Com a fama de mês difícil para os brasileiros, agosto nos tirou Luís Fernando Veríssimo. Logo que a morte dele foi anunciada, no dia 30, uma profusão de citações do escritor gaúcho inundou as redes sociais, relembrando sobretudo seu humor afiado e olhar crítico para o modo de vida brasileiro. O poeta Carlos Drummond de Andrade, igualmente cronista por muitas décadas em Belo Horizonte e no Rio de Janeiro, também morreu em agosto, no dia 17, em 1987, mas ainda não tínhamos a internet para repercutir nossos lutos e vitórias de modo tão evidente. Atualmente, Veríssimo, a quem se (atribui ou atribuem?) cinco milhões de livros vendidos, não para de colecionar homenagens no mundo virtual.

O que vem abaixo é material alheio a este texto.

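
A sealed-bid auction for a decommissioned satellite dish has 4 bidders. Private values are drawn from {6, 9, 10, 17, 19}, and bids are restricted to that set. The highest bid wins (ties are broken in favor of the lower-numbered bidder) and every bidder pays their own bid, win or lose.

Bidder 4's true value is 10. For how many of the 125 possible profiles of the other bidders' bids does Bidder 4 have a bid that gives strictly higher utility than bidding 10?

118

Others bid (6, 6, 6): truth gives 0; bid 9 gives 1 > 0. Violating.
Others bid (6, 6, 10): truth gives -10; bid 6 gives -6 > -10. Violating.
Others bid (6, 6, 17): truth gives -10; bid 6 gives -6 > -10. Violating.
Others bid (6, 6, 19): truth gives -10; bid 6 gives -6 > -10. Violating.
Others bid (6, 6, 9): truth gives 0; no alternative beats it.
Others bid (6, 9, 6): truth gives 0; no alternative beats it.
(Checking all 125 profiles: 118 have a profitable deviation, 7 do not.)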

O que mais me chama atenção no lamento à perda de Veríssimo é que ele era acima de tudo um cronista e ninguém questiona sua relevância como escritor, neste país onde o gênero é tão popular, mas ao mesmo tempo discriminado, talvez por nascer das narrativas do jornalismo cotidiano. Verissimo escrevia crônicas pelo menos desde 1967, no jornal “Zero Hora’, de Porto Alegre, para onde tinha voltado depois de morar com o pai, o escritor Érico Veríssimo, e a família, nos Estados Unidos, e também no Rio de Janeiro, onde conheceu sua companheira Lúcia Helena Massa. Nesta época em que muitos se autointitulam escritores com facilidade, publicando de imediato na internet tudo o que produzem, não é pouco vermos um autor no qual a ironia era um componente básico de seu estilo ter uma popularidade tão disseminada, catapultada sobretudo pela adaptação de suas crônicas em “Comédia da Vida Privada” para a TV, mas cultivada em jornais e revistas com personagens como o Analista de Bagé ou a Velhinha de Taubaté.

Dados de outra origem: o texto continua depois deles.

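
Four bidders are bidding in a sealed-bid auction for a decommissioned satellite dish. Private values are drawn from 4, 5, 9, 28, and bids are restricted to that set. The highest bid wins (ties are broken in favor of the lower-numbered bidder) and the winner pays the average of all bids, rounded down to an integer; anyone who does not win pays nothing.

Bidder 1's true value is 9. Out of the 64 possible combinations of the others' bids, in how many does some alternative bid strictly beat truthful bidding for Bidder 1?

8

Others bid (4, 4, 4): truth gives 4; bid 4 gives 5 > 4. Violating.
Others bid (4, 4, 5): truth gives 4; bid 5 gives 5 > 4. Violating.
Others bid (4, 5, 4): truth gives 4; bid 5 gives 5 > 4. Violating.
Others bid (4, 5, 5): truth gives 4; bid 5 gives 5 > 4. Violating.
Others bid (4, 4, 9): truth gives 3; no alternative beats it.
Others bid (4, 4, 28): truth gives 0; no alternative beats it.
(Checking all 64 profiles: 8 have a profitable deviation, 56 do not.)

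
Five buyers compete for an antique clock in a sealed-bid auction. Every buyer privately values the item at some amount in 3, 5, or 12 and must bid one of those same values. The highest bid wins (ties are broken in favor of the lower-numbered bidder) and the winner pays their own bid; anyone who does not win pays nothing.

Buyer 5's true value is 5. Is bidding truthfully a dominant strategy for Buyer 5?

Check each profile of the others' bids and compare truth against every alternative bid.
Others bid (3, 3, 3, 3): truth gives 0, best alternative gives 0.
Others bid (3, 3, 3, 5): truth gives 0, best alternative gives 0.
Others bid (3, 3, 3, 12): truth gives 0, best alternative gives 0.
Others bid (3, 3, 5, 3): truth gives 0, best alternative gives 0.
Others bid (3, 3, 5, 5): truth gives 0, best alternative gives 0.
Others bid (3, 3, 5, 12): truth gives 0, best alternative gives 0.
(Remaining 75 profiles checked similarly; truth is weakly best in each.)
In every case the truthful bid is at least as good as any alternative, so it is a dominant strategy.

Yes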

Alguns dias antes da perda de Veríssimo, estava pensando justamente no lugar de ainda coadjuvante atribuído ao gênero literário quando li uma crônica do escritor Tiago Germano em sua coluna “Aqui jaz um cronista” no Substack, a rede social popular no meio literário. Cronista de longa data que ganhou notoriedade pelo romance “O que pesa no Norte” (2022), Tiago, de verve caudalosa, dá um veredito rápido sobre o assunto a partir de uma metáfora bem-humorada: “A crônica é o vira-lata caramelo da literatura. Sem raça definida, não precisa de pedigree para se provar tipicamente brasileira, cruzamento do tudo com o nada e do muito com coisa nenhuma. Escorraçada por alguns, adotada por tantos outros, costuma vagar livre pelas ruas de nossas cidades, à procura de um abrigo e de uma mão gentil que a alimente.” O escritor paraibano explica que chegou a essa conclusão enquanto ministrava uma oficina de criação literária e teve como companhia sonora um bando de cães desgarrados que não paravam de ladrar. A referida crônica ganhou ainda uma continuação intitulada “Ainda sobre a crônica, essa cachorra”. Eu recomendo a leitura não apenas do primeiro texto, mas também do segundo, na qual Tiago desenvolve de maneira detalhada e divertida a relação entre a crônica e o mundo canino.
Por Luis Fernando Veríssimo, por Tiago Germano e por todos nós, cronistas dessa grande porção de terra chamada Brasil, é que sugiro que a categoria crônica seja mais lembrada nos prêmios literários. Isso seria bem-vindo sobretudo no Prêmio Biblioteca Nacional, que encerrou suas inscrições recentemente, no qual a crônica deveria uma categoria específica. Afinal, o gênero literário que deu popularidade a Rubem Braga, Clarice Lispector e Paulo Mendes Campos, apenas para citar alguns nomes, é muito expressivo no país e sua divulgação é crescente no meio digital. Não sou daqueles que encaram as premiações como sentido único da vida literária, mas com certeza isso ampliará os horizontes literários de quem se dedica a essa escrita do cotidiano.